Polymerase Chain Reaction (PCR)

Setelah DNA dari sampel diekstraksi. Tahapan selanjutnya yang dilakukan adalah PCR. Polymerase Chain Reaction atau yang biasa disingkat PCR adalah metode perbanyakan (replikasi/amplifikasi) fragmen DNA secara enzimatik di luar organisme yang melibatkan siklus duplikasi DNA target sehingga menghasilkan jutaan salinan fragmen DNA. Fungsi dari PCR ini adalah mengamplifikasi materi genetik DNA secara In Vitro, dengan tujuan menghasilkan salinan dari suatu fragmen DNA di luar organisme yang dilakukan di dalam mesin PCR.

Di BIONESIA, setelah sampel dilakukan ekstraksi dan disimpan di kulkas atau freezer, barulah boleh dilakukan PCR. Pada tahap PCR ini, pertama yang perlu dilakukan adalah menyiapkan form terlebih dahulu untuk mencatat apa saja reagen dan sampel yang diperlukan serta takaran reagen dan sampel yang digunakan.

Setelah kita mengisi form, selanjutnya yang perlu dilakukan adalah meyiapkan reagen dan sampel yang diperlukan dengan cara dikeluarkan dari kulkas atau freezer. Biasanya sampel yang disimpan dalam freezer itu membeku ketika dikeluarkan sehingga kita didiamkan dalam suhu ruang beberapa saat agar cairan dalam reagen dan sampel mencair.

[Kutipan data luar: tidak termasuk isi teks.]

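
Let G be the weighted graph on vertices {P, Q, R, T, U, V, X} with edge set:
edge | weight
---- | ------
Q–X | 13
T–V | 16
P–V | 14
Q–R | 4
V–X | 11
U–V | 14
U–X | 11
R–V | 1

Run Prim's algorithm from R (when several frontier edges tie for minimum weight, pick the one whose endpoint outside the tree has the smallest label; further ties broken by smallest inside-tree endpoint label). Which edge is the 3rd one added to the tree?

Grow the tree from R using Prim:
Step 1: cheapest edge leaving the tree is R–V (1); add V.
Step 2: cheapest edge leaving the tree is Q–R (4); add Q.
Step 3: cheapest edge leaving the tree is V–X (11); add X.
Step 4: cheapest edge leaving the tree is U–X (11); add U.
Step 5: cheapest edge leaving the tree is P–V (14); add P.
Step 6: cheapest edge leaving the tree is T–V (16); add T.
The 3rd edge added is V–X.

V-X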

Adapun reagen yang diperlukan untuk memulai tahap PCR yaitu ddH2O, primer (forward dan reverse), dan readymix.

Selagi menunggu reagen mencair, kita perlu menyiapkan alat-alat seperti strip tube untuk PCR product, micro tube untuk mastermix (campuran dari ddH2O, primer, dan readymix), tray untuk tube, reagen, dan sampel yang digunakan, serta menulis ID pada strip tube. Reagen dan sampel yang sudah mencair kemudian divortex agar DNA hasil ekstraksi lebih tersebar merata di dalam tube saat dilakukan pipetting.

Setelah semua alat dan bahan disiapkan, barulah kita mencampurkan ddH2O, primer, dan juga readymix ke dalam micro tube untuk mastermix. Kemudian mastermix dimix dengan cara divortex dan dipindahkan ke strip tube yang sudah diberikan ID. Selanjutnya mastermix yang sudah ada di dalam strip tube ditambahkan sampel sesuai jumlah atau takaran yang ditentukan. PCR product (mastermix yang sudah ditambahkan sampel) kemudian disentrifuge agar tidak ada cairan yang menempel di dinding strip tube.

Selanjutnya, PCR product diletakkan di thermal cycler untuk memulai proses amplifikasi DNA. Pada proses ini, DNA yang masih double strand dipanaskan hingga suhu tertentu agar terpisah menjadi DNA single strand (denaturation). Kemudian suhu diturunkan hingga suhu tertentu agar primer dapat menempel dengan DNA yang telah menjadi single strand (annealing). Kemudian suhu dinaikkan lagi pada suhu tertentu agar DNA polymerase dapat bekerja dalam proses pemanjangan primer yang membentuk fragmen DNA (extention). Proses ini biasanya berlangsung secara siklus sehingga prosesnya berulang sampai DNA cukup untuk dilanjutkan ke tahapan elektroforesis.

Setelah proses dalam thermal cycler selesai, PCR product yang telah teramplifikasi disimpan di kulkas bagian atas agar menjaga kandungannya tetap stabil.